Pablo Moreno

Personal information
- Full name: Pablo Moreno Taboada
- Date of birth: 3 May 2002 (age 24)
- Place of birth: Granada, Spain
- Height: 1.80 m (5 ft 11 in)
- Position: Forward

Team information
- Current team: Marbella
- Number: 11

Youth career
- 2010–2013: Ciudad de Granada
- 2013–2018: Barcelona
- 2018–2020: Juventus

Senior career*
- Years: Team / Apps / (Gls)
- 2018–2020: Juventus U23 / 1 / (0)
- 2020–2022: Manchester City / 0 / (0)
- 2020–2022: → Girona (loan) / 44 / (3)
- 2022–2023: Marítimo / 19 / (0)
- 2023–2024: Andorra / 10 / (0)
- 2024–2025: Osasuna B / 12 / (1)
- 2026–: Marbella / 3 / (0)

International career
- 2017–2018: Spain U16 / 6 / (2)
- 2019: Spain U17 / 12 / (3)
- 2019–2020: Spain U18 / 3 / (1)

= Pablo Moreno =

Spanish footballer (born 2002)

Pablo Moreno Taboada (born 3 May 2002) is a Spanish professional footballer who plays as a forward for Primera Federación club Marbella.

==Club career==
===Juventus===
On 27 July 2018, Moreno joined Italian club Juventus, after scoring more than 200 goals in 5 years for Barcelona youth teams.

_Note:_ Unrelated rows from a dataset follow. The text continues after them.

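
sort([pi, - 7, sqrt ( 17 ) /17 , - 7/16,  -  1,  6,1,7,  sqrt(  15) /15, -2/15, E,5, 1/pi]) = [-7, - 1, - 7/16,-2/15, sqrt( 17 ) /17, sqrt(  15 )/15,1/pi, 1, E, pi,5, 6,  7 ]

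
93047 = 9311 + 83736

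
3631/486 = 7 + 229/486 = 7.47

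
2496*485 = 1210560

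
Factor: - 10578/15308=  - 123/178 = - 2^(  -  1)*3^1* 41^1*89^( - 1 ) 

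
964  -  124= 840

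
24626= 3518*7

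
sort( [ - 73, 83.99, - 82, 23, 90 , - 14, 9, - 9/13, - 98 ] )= [ - 98, - 82, - 73,  -  14,-9/13, 9, 23, 83.99, 90 ]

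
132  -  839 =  -707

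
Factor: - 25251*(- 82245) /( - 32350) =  - 415353699/6470  =  -2^( - 1) * 3^2*5^( - 1 )* 19^1*443^1  *  647^( - 1 )*5483^1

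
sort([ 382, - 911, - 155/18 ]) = [ - 911, - 155/18,382 ]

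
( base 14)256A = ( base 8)14642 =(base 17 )15c0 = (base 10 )6562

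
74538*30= 2236140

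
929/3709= 929/3709= 0.25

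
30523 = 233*131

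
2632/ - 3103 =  - 2632/3103 = - 0.85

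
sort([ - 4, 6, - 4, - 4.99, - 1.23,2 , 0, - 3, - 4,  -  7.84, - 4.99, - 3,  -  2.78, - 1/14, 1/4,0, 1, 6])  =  [ - 7.84, - 4.99, - 4.99, - 4,  -  4, - 4, - 3, - 3, - 2.78, - 1.23, - 1/14,0, 0, 1/4, 1, 2, 6, 6] 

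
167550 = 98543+69007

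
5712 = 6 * 952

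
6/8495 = 6/8495 = 0.00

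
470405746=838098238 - 367692492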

He made his Serie C debut for Juventus U23 on 18 November 2018 in a game against Pontedera as a 90th-minute substitute for Alessandro Di Pardo.

Moreno made his first bench appearance for Juventus' senior squad on 17 March 2019 in a Serie A game against Genoa.

===Manchester City===
On 30 June 2020, Manchester City agreed to sign Moreno on a four-year deal, and to swap him with Félix Correia. On 18 September, he joined Girona in Segunda División on loan.

Upon returning, Moreno made his Manchester City debut on 27 July 2021, featuring as a substitute in a 2–0 friendly win against Preston North End. On 31 August, he returned to Girona on a one-year loan deal.

===Marítimo===
On 29 July 2022, Moreno was joined Portuguese Primeira Liga team Marítimo on a permanent contract, with Manchester City retaining the option to re-sign him with a "buy-back clause" included in the deal. Moreno made his Marítimo debut on 6 August, coming on as a late substitute in an away defeat to Porto on the opening day of the season. That season, Moreno made 22 appearances in all competitions for Marítimo, but never managed to find the back of the net. After finishing 16th in the Primeira Liga, Marítimo faced Estrela da Amadora in the relegation/promotion play-offs, where the Madeira club was defeated in a penalty shootout, being relegated to the Liga Portugal 2 for the first time in 38 years.

On 8 August 2023, Marítimo announced that Moreno's contract had been terminated by mutual agreement.

===Andorra===
On 10 August 2023, Moreno returned to Spain and its second division, after signing a two-year deal with FC Andorra.

===Osasuna B===
On 27 July 2024, Moreno joined Primera Federación – Group B club Osasuna B on an initial one-year deal with the option to extend.

===Marbella===
On 23 January 2026, Moreno signed with Marbella in Primera Federación until the end of the 2025–26 season.